APOLLO 13: THE IMAX EXPERIENCE

Grade: B

Ron Howard’s 1995 space-exploration nail-biter “Apollo 13” has been reformatted for the big-screen IMAX theatres, and the effect is impressive. Blowing up the images (not a simple pricess, since the aspect ratio is altered and the 35mm original digitally reprocessed to 70mm) does, to be sure, make the moments of hokiness and manipulation all the more obvious, but it gives the far more numerous exciting scenes greater punch as well, so the result is mostly positive. And the fact that the picture has been whittled down from its original 139 minute running-time to slightly under two hours (to fall within the limits of current IMAX projection equipment) makes less difference than you might think; the editing has been judiciously done, and everything flows smoothly. The film remains a solid, if somewhat heavy-handed, account of the near-disaster that befell NASA’s 1970 mission to the moon, done up by Howard with a steady, if not very imaginative, hand; and especially at this time of patriotic fervor, its celebration of American ingenuity and steadfastness in the face of near-disaster will undoubtedly prove welcome. The cast is excellent, with Tom Hanks, Bill Paxton and Kevin Bacon serving as a stalwart flight crew and Ed Harris and Gary Sinise, among others, doing good service back on earth (though Clint Howard is always a distraction in his brother’s pictures). The film still looks great; the special effects remain very realistic, and Dean Cundey’s cinematography as crisp as ever.

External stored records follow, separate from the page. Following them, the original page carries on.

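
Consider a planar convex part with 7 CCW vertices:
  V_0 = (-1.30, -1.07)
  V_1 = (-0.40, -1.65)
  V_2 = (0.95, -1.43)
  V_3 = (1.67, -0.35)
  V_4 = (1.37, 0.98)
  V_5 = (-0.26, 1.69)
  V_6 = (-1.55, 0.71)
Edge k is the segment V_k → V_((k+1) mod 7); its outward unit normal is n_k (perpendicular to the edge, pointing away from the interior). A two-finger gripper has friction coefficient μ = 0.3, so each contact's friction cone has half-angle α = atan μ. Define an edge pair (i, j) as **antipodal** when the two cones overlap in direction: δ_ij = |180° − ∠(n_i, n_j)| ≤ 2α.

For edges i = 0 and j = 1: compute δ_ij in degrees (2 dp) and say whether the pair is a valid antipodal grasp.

α = atan 0.3 = 16.70°;  2α = 33.40°
edge 0: e_0 = (+0.90, -0.58);  n_0 = (-0.5417, -0.8406)
edge 1: e_1 = (+1.35, +0.22);  n_1 = (+0.1608, -0.9870)
∠(n_0, n_1) = 42.06°
δ = |180° − 42.06°| = 137.94°
137.94° > 2α = 33.40°  →  invalid

δ = 137.94°, invalid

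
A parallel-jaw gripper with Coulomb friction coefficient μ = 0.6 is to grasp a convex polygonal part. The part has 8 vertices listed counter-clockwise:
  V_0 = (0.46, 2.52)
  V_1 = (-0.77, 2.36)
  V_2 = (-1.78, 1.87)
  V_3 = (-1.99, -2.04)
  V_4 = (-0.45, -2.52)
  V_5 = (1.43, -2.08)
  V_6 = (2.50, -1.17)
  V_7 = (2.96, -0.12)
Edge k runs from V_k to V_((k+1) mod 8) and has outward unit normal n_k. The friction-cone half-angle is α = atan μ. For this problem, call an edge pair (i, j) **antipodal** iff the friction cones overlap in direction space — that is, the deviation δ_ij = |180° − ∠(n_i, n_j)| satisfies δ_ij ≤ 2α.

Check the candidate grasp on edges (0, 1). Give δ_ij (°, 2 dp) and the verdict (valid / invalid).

α = atan 0.6 = 30.96°;  2α = 61.93°
edge 0: e_0 = (-1.23, -0.16);  n_0 = (-0.1290, +0.9916)
edge 1: e_1 = (-1.01, -0.49);  n_1 = (-0.4365, +0.8997)
∠(n_0, n_1) = 18.47°
δ = |180° − 18.47°| = 161.53°
161.53° > 2α = 61.93°  →  invalid

δ = 161.53°, invalid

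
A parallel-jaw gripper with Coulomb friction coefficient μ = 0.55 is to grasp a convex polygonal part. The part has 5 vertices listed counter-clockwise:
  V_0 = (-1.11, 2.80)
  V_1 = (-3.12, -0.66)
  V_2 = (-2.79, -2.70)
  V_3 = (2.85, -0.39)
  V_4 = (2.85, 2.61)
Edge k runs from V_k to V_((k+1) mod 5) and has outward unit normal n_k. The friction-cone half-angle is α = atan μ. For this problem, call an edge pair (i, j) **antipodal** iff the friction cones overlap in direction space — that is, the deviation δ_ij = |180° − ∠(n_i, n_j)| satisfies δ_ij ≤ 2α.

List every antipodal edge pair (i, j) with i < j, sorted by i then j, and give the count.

α = atan 0.55 = 28.81°;  2α = 57.62°
n_0 = (-0.8647, +0.5023)
n_1 = (-0.9872, -0.1597)
n_2 = (+0.3790, -0.9254)
n_3 = (+1.0000, -0.0000)
n_4 = (+0.0479, +0.9989)
  (0,1): δ = 140.66°  ·
  (0,2): δ = 37.57°  ✓
  (0,3): δ = 30.15°  ✓
  (0,4): δ = 117.41°  ·
  (1,2): δ = 76.92°  ·
  (1,3): δ = 9.19°  ✓
  (1,4): δ = 78.06°  ·
  (2,3): δ = 112.27°  ·
  (2,4): δ = 25.02°  ✓
  (3,4): δ = 92.75°  ·
antipodal pairs: 4

count = 4; pairs: (0,2), (0,3), (1,3), (2,4)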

In one respect, though, the IMAX format does the original a disservice. The overwhelming sound system, which makes the rumble of the takeoff an almost tactile tactile thing, also gives far more presence to James Horner’s music. With its soupy angelic soprano-choir humming wordlessly in the distance and its purely instrumental interludes sounding hopelessly ordinary, the score is one of the picture’s weakest elements, and its feebleness is all more apparent in this version.